Find $\frac{d y}{d x}$, when
$\mathrm{x}=\frac{2 \mathrm{t}}{1+\mathrm{t}^{2}}$ and $\mathrm{y}=\frac{1-\mathrm{t}^{2}}{1+\mathrm{t}^{2}}$
$a s, x=\frac{2 t}{1+t^{2}}$
Differentiating it with respect to $t$ using quotient rule,
$\frac{d x}{d t}=\left[\frac{\left(1+t^{2}\right) \frac{d}{d t}(2 t)-2 t \frac{d}{d t}\left(1+t^{2}\right)}{\left(1+t^{2}\right)^{2}}\right]$
$=\left[\frac{\left(1+t^{2}\right)(2)-2 t(2 t)}{\left(1+t^{2}\right)^{2}}\right]$
$=\left[\frac{2+2 t^{2}-4 t^{2}}{\left(1+t^{2}\right)^{2}}\right]$
$=\left[\frac{2-2 t^{2}}{\left(1+t^{2}\right)^{2}}\right]$
$\frac{\mathrm{dx}}{\mathrm{dt}}=\left[\frac{2-2 \mathrm{t}^{2}}{\left(1+\mathrm{t}^{2}\right)^{2}}\right]$ ......(1)
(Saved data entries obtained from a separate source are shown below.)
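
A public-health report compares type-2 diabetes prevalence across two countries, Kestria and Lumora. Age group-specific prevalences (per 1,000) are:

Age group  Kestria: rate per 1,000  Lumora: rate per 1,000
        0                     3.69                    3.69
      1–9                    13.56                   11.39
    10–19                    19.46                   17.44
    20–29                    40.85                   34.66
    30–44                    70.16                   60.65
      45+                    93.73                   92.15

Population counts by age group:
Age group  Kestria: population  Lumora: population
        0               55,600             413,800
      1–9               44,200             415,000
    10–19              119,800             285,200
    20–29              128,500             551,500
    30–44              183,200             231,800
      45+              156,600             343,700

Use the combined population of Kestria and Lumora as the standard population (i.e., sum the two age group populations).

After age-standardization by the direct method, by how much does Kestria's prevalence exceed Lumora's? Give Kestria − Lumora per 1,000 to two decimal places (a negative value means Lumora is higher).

3.67

Combined standard total = 2,928,900; weights = 0.1603, 0.1568, 0.1383, 0.2322, 0.1417, 0.1708.
Kestria: 0.1603×3.69 + 0.1568×13.56 + 0.1383×19.46 + 0.2322×40.85 + 0.1417×70.16 + 0.1708×93.73 = 40.8439 per 1,000.
Lumora: 0.1603×3.69 + 0.1568×11.39 + 0.1383×17.44 + 0.2322×34.66 + 0.1417×60.65 + 0.1708×92.15 = 37.1698 per 1,000.
Difference = 40.8439 − 37.1698 = 3.6740.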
And, $\mathrm{y}=\frac{1-\mathrm{t}^{2}}{1+\mathrm{t}^{2}}$
Differentiating it with respect to $t$ using quotient rule,
$\frac{d y}{d t}=\left[\frac{\left(1+t^{2}\right) \frac{d}{d t}\left(1-t^{2}\right)-\left(1-t^{2}\right) \frac{d}{d t}\left(1+t^{2}\right)}{\left(1+t^{2}\right)^{2}}\right]$
$=\left[\frac{\left(1+t^{2}\right)(-2 t)-\left(1-t^{2}\right)(2 t)}{\left(1+t^{2}\right)^{2}}\right]$
$=\left[\frac{-2 t-2 t^{3}-2 t+2 t^{3}}{\left(1+t^{2}\right)^{2}}\right]$
$\frac{\mathrm{dy}}{\mathrm{dt}}=\left[\frac{-4 \mathrm{t}}{\left(1+\mathrm{t}^{2}\right)^{2}}\right] \cdots(2)$
dividing equation (2)by (1),
$\frac{d y}{d x}=\frac{\frac{d y}{d t}}{\frac{d x}{d t}}=\left[\frac{-4 t}{\left(1+t^{2}\right)^{2}}\right] \times \frac{1}{\left[\frac{2-2 t^{2}}{\left(1+t^{2}\right)^{2}}\right]}$
$=-\frac{2 t}{1-t^{2}}$
$\frac{d y}{d x}=-\frac{x}{y}\left[\right.$ since,$\left.\frac{x}{y}=\frac{2 t}{1+t^{2}} \times \frac{1+t^{2}}{1-t^{2}}=\frac{2 t}{1-t^{2}}\right]$